I think it's noteworthy that they even include command line arguments that are mistyped, for example "bulid".

What happens if you accidentally paste an AWS secret key or similar in the middle of a command line argument? Will that too appear in public csv files a year later?

Hi. Team member here. We used a simple algorithm to prevent that. We essentially got the data itself to vote on what a real command was for exactly this reason. This means that a lot of people typed "bulid" since the vote passed on that one. I don't have a count, but many rows were not included in the data since they didn't pass the minimum threshold for being a real command. Imagine you spelled "build" backwards for some reason. That would have been quite uncommon.
This is one of my objections. There are also no test cases for this piece of code either.
They don't include command line arguments (yet). They include the command verb (dotnet [build/restore/etc]) that was ran.
Well, it looks like they are including "command verbs" even if they are mistyped, for example "bulid".

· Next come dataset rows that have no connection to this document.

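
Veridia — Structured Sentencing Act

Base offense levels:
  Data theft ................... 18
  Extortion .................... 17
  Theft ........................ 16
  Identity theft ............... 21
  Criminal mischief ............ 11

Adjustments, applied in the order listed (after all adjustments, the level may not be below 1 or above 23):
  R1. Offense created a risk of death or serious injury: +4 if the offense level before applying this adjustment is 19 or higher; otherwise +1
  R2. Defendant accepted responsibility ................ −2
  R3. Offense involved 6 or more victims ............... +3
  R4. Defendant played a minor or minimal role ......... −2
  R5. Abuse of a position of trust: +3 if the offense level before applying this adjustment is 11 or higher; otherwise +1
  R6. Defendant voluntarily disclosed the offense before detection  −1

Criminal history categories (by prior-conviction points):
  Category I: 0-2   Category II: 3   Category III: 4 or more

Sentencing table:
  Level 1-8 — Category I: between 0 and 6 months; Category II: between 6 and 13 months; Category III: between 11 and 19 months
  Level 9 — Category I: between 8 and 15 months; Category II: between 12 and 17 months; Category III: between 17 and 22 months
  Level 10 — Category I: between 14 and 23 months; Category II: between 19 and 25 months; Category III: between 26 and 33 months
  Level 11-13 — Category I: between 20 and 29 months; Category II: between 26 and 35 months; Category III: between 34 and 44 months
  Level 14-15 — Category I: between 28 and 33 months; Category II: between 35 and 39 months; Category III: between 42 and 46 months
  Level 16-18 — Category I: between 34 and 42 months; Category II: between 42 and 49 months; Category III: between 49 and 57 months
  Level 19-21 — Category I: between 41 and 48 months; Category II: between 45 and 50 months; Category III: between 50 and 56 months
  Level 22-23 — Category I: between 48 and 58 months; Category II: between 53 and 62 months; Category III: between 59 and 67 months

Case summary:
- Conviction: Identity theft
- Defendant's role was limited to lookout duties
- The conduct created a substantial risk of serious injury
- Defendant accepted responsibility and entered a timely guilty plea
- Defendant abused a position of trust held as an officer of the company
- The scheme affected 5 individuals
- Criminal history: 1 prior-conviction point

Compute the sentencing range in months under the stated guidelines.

Base offense level for identity theft: 21.
R1 applies (level before this adjustment is 21 ≥ 19, so +4): 21 + 4 = 25.
R2 applies: 25 − 2 = 23.
R4 applies: 23 − 2 = 21.
R5 applies (level before this adjustment is 21 ≥ 11, so +3): 21 + 3 = 24.
Level 24 exceeds the maximum of 23; capped at 23.
Final offense level: 23.
Criminal history: 1 prior point → Category I (0-2).
Level 23 falls in the 22-23 band.
Grid: Level 22-23 × Category I = 48-58 months.

48-58 months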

What happens if you accidentally paste an AWS secret key or similar in the middle of a command verb? Will that too appear in public csv files a year later?

See my comment to the grandparent comment on our approach to only including common command strings (which wouldn't include anyone's AWS key). Also, and more importantly, we will only collect known arguments. From the blog post:

> Only known arguments and options will be collected (not arbitrary strings).

We don't want your AWS secret key in this data as much as you do. We have put systematic mitigations in place to ensure that this doesn't happen.